L'intérêt historique de cette toile, c'est qu'elle nous montre, dans un ouragan de passion heureuse, l'homme de l'achèvement rêvé. Tout l'éclat du labeur triomphant s'inscrit dans ce visage, convulsé dans l'éblouissement de la vision intérieure d'où semble enfin bannie la terreur d'un succès qui ne serait pas à la mesure de ce qu'il a voulu." Et de fait, ce teint un peu rouge, cet œil plein de malice, ces pommettes saillantes au sourire à peine esquissé traduisent précisément cette fierté heureuse que décrit avec bienveillance l'homme politique attentif.

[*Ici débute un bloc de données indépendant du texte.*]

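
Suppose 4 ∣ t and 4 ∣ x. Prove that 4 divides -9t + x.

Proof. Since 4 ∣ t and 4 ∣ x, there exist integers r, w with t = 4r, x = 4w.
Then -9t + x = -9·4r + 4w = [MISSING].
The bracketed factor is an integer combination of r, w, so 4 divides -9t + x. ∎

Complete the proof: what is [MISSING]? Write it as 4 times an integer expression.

Each term has a factor of 4: -9·4r + 4w = 4·(-9r + w).
Since -9r + w is an integer, 4 ∣ (-9t + x).

4(-9r + w)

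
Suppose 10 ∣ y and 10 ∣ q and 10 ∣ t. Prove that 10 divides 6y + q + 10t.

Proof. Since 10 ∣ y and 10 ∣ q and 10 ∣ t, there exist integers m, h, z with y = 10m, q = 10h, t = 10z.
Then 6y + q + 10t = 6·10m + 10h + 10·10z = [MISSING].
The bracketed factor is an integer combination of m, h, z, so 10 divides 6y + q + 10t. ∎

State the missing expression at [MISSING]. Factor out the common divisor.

10(h + 6m + 10z)

Each term has a factor of 10: 6·10m + 10h + 10·10z = 10·(h + 6m + 10z).
Since h + 6m + 10z is an integer, 10 ∣ (6y + q + 10t).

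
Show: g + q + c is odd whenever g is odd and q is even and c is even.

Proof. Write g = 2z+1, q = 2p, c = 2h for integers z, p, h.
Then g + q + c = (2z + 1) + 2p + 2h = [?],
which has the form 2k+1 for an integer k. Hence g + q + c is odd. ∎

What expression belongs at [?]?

(2z + 1) + 2p + 2h = 2h + 2p + 2z + 1
= 2(h + p + z) + 1.
Since h + p + z is an integer, the sum is of the form 2k+1 for an integer k.

2(h + p + z) + 1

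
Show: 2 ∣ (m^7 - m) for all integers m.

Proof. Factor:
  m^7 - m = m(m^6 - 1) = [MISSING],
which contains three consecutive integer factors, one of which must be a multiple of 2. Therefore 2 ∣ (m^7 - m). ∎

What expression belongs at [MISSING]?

m^6 - 1 = (m^2 - 1)(m^4 + m^2 + 1), and m^2 - 1 = (m-1)(m+1).
So m(m^6 - 1) = (m - 1)m(m + 1)(m^4 + m^2 + 1).

(m - 1)m(m + 1)(m^4 + m^2 + 1)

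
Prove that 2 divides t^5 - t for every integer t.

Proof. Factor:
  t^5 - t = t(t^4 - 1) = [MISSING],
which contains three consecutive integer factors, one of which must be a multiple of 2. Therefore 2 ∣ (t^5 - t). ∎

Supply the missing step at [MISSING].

(t - 1)t(t + 1)(t^2 + 1)

t^4 - 1 = (t^2 - 1)(t^2 + 1), and t^2 - 1 = (t-1)(t+1).
So t(t^4 - 1) = (t - 1)t(t + 1)(t^2 + 1).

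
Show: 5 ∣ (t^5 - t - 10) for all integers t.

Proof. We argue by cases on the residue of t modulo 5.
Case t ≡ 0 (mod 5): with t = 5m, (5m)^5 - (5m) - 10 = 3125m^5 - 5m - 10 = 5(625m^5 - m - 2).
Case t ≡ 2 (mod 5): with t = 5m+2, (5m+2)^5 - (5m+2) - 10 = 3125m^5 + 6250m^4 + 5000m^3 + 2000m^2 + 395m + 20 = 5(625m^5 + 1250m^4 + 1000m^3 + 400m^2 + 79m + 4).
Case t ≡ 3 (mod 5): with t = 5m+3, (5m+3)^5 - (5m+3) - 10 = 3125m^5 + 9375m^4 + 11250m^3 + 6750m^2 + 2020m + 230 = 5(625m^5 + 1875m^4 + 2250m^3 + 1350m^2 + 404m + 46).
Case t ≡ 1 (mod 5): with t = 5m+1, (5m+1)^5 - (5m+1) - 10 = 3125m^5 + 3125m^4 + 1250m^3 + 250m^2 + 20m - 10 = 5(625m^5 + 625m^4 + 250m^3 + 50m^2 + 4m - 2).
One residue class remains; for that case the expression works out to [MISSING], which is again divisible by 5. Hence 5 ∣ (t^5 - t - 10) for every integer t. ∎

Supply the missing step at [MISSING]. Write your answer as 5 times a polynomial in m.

The residues treated are {0, 2, 3, 1}, so the missing case is t ≡ 4 (mod 5); write t = 5m+4.
Then (5m+4)^5 - (5m+4) - 10 = 3125m^5 + 12500m^4 + 20000m^3 + 16000m^2 + 6395m + 1010 = 5(625m^5 + 2500m^4 + 4000m^3 + 3200m^2 + 1279m + 202).

5(625m^5 + 2500m^4 + 4000m^3 + 3200m^2 + 1279m + 202)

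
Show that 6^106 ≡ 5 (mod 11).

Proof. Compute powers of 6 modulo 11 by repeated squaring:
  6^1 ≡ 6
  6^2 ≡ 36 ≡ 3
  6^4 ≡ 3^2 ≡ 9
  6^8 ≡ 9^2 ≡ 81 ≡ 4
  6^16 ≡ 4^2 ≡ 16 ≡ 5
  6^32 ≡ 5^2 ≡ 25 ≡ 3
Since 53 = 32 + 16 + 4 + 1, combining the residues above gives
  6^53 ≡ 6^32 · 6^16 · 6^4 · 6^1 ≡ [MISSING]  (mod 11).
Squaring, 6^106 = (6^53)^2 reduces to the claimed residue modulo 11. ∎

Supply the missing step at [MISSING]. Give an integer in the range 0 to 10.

7

Multiply the listed residues: 3 · 5 · 9 · 6 = 15 → 135 → 810.
Reducing modulo 11: 810 = 73·11 + 7, so 6^53 ≡ 7.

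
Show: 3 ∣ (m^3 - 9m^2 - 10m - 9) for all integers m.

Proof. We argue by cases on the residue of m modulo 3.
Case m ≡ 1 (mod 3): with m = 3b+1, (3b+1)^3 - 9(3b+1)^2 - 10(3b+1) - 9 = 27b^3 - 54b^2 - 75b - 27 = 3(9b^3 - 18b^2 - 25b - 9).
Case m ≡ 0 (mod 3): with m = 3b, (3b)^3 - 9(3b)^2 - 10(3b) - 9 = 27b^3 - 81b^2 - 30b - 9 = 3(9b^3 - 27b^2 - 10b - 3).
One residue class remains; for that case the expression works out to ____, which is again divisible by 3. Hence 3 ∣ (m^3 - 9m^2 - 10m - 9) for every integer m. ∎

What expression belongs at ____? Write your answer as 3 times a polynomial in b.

3(9b^3 - 9b^2 - 34b - 19)

Only m ≡ 2 (mod 3) is unaccounted for. Put m = 3b+2:
(3b+2)^3 - 9(3b+2)^2 - 10(3b+2) - 9 expands to 27b^3 - 27b^2 - 102b - 57,
and factoring out 3 leaves 3(9b^3 - 9b^2 - 34b - 19).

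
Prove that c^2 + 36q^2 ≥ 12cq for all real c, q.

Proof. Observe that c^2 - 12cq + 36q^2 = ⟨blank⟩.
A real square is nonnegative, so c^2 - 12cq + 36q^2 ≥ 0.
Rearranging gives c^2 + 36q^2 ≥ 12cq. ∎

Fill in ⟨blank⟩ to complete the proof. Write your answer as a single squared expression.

The leading and trailing coefficients are 1^2 and 6^2, and 12 = 2·1·6, so the trinomial is (c - 6q)^2.
Hence c^2 - 12cq + 36q^2 ≥ 0.

(c - 6q)^2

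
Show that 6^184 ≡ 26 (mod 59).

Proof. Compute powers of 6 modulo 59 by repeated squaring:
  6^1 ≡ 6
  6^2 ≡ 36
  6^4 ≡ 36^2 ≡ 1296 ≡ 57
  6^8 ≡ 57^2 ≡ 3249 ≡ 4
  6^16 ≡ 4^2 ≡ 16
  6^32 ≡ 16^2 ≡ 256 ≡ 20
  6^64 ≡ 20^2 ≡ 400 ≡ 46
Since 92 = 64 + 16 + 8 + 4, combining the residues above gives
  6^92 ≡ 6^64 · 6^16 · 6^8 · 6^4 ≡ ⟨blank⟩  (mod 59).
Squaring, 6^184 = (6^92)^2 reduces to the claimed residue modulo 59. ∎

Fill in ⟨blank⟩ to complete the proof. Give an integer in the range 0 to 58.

12

Multiply the listed residues: 46 · 16 · 4 · 57 = 736 → 2944 → 167808.
Reducing modulo 59: 167808 = 2844·59 + 12, so 6^92 ≡ 12.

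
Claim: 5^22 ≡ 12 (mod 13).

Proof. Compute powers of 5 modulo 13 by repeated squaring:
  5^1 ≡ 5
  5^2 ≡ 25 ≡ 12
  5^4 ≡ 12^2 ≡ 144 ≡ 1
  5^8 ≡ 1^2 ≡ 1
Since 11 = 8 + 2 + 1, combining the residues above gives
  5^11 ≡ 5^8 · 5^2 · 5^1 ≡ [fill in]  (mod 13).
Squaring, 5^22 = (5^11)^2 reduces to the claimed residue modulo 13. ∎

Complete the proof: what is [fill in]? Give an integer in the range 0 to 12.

8

5^8 · 5^2 · 5^1 ≡ 1 · 12 · 5 = 60.
60 mod 13 = 8, so 5^11 ≡ 8 (mod 13).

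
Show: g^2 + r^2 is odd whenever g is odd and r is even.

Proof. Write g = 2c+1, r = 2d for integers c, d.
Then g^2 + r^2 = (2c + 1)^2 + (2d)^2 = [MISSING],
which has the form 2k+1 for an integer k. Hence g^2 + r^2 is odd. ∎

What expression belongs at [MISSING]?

(2c + 1)^2 + (2d)^2 = 4c^2 + 4c + 4d^2 + 1
= 2(2c^2 + 2c + 2d^2) + 1.
Since 2c^2 + 2c + 2d^2 is an integer, the sum of squares is of the form 2k+1 for an integer k.

2(2c^2 + 2c + 2d^2) + 1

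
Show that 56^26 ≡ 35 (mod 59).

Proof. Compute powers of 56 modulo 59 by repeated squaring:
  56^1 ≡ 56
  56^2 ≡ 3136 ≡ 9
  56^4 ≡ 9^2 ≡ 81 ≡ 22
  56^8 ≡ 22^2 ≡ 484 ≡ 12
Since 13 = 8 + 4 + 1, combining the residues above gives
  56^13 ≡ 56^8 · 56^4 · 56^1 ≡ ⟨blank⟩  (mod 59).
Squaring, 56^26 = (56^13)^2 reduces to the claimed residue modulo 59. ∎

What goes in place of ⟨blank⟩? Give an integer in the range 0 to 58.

56^8 · 56^4 · 56^1 ≡ 12 · 22 · 56 = 14784.
14784 mod 59 = 34, so 56^13 ≡ 34 (mod 59).

34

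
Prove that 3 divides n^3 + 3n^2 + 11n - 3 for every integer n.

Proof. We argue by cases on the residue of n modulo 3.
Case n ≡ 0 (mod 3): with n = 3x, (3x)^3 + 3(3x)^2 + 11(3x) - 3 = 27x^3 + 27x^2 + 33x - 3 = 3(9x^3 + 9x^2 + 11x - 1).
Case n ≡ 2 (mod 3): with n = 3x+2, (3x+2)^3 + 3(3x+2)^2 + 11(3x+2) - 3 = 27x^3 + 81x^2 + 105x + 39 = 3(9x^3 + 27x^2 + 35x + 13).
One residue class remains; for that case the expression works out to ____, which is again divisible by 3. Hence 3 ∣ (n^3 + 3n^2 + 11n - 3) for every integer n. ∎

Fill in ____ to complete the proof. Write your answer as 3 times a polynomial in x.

The residues treated are {0, 2}, so the missing case is n ≡ 1 (mod 3); write n = 3x+1.
Then (3x+1)^3 + 3(3x+1)^2 + 11(3x+1) - 3 = 27x^3 + 54x^2 + 60x + 12 = 3(9x^3 + 18x^2 + 20x + 4).

3(9x^3 + 18x^2 + 20x + 4)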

On voyait enfin la Gondole que Monet offrit à son "vieux frère", car il savait combien ce dernier aimait Venise. "Bien qu'il y ait un grand brouillard ce matin, et même tantôt, écrit Alice Monet à une de ses filles, Monet a pu faire une ébauche de gondole qui est bien jolie malgré tout". Cette silhouette, esquissée sur un fond blanc irréel, dont les reflets verts semblent jetés sur la toile, vibre et oscille dans l'air frais du matin. Monet qui ne fut pourtant pas un grand voyageur, il aimait tant Giverny, alors que Clémenceau parcourait le monde avec délices !! Très amoureux de l'Asie, en particulier, ainsi qu'une prochaine exposition organisée par le musée Guimet, passant par Nice et venant ensuite aux Lucs de Boulogne, le montrera. Une conférence de Matthieu Seguéla nous l'a fait découvrir et nous a fait nous promettre de revenir à la fin de l'année !!
Pour finir, l'exposition décidément très complète, parlait des rapports de Clémenceau avec "ses" illustrateurs. Clemenceau fut en effet l’auteur de plusieurs ouvrages illustrésn parmi lesquels les commissaires ont choisi bien évidemment les Figures de Vendée et deux autres livres illustrés par des artistes célèbres que le Tigre n’avait pourtant pas choisis : Au Pied du Sinaï fut confié par l’éditeur au crayon de Toulouse-Lautrec. Démosthène, commandé par Marguerite Baldensperger en 1923, fut illustré par Bourdelle que Clemenceau n’aimait pas vraiment : le style grec archaïque faisant, selon lui, un peu trop « boche ». « Il va nous faire un Démosthène à la brasserie entre sa bière et sa pipe, avec des plumes de coq de bruyère tout autour. » L’auteur de Démosthène finit pourtant par se laisser apprivoiser et même séduire par l’artiste, très cultivé et imprégné, comme lui, de culture classique. Sculpteur avant tout, Bourdelle pour illustrer son livre passa par le modelage de petits reliefs en terre, qui furent ensuite photographiés, puis la photo fut fournie au graveur. Il conçut ainsi quatorze planches dont L’Exil qui illustre la solitude de l’homme public.
J'ai eu la volonté et la chance de visiter cette expo, et ce fut un grand moment. De plus la découverte de l'Historial de Vendée offre de belles surprises et les mises en scène sont vraiment réussies.
RépondreSupprimerFélicitations pour ces deux posts, superbement détaillés et illustrés.
Merci, je vous suivrai fidèlement à présent que je connais l'existence de ce blog
Bienvenue à vous AMBre !! J'avoue que c'était vraiment un événement qui valait le détour (nous y sommes allés pour l'expo) et qu'en effet la découvert de l'Historial était aussi intéressante. Ravie de vous compter parmi mes fidèles !!!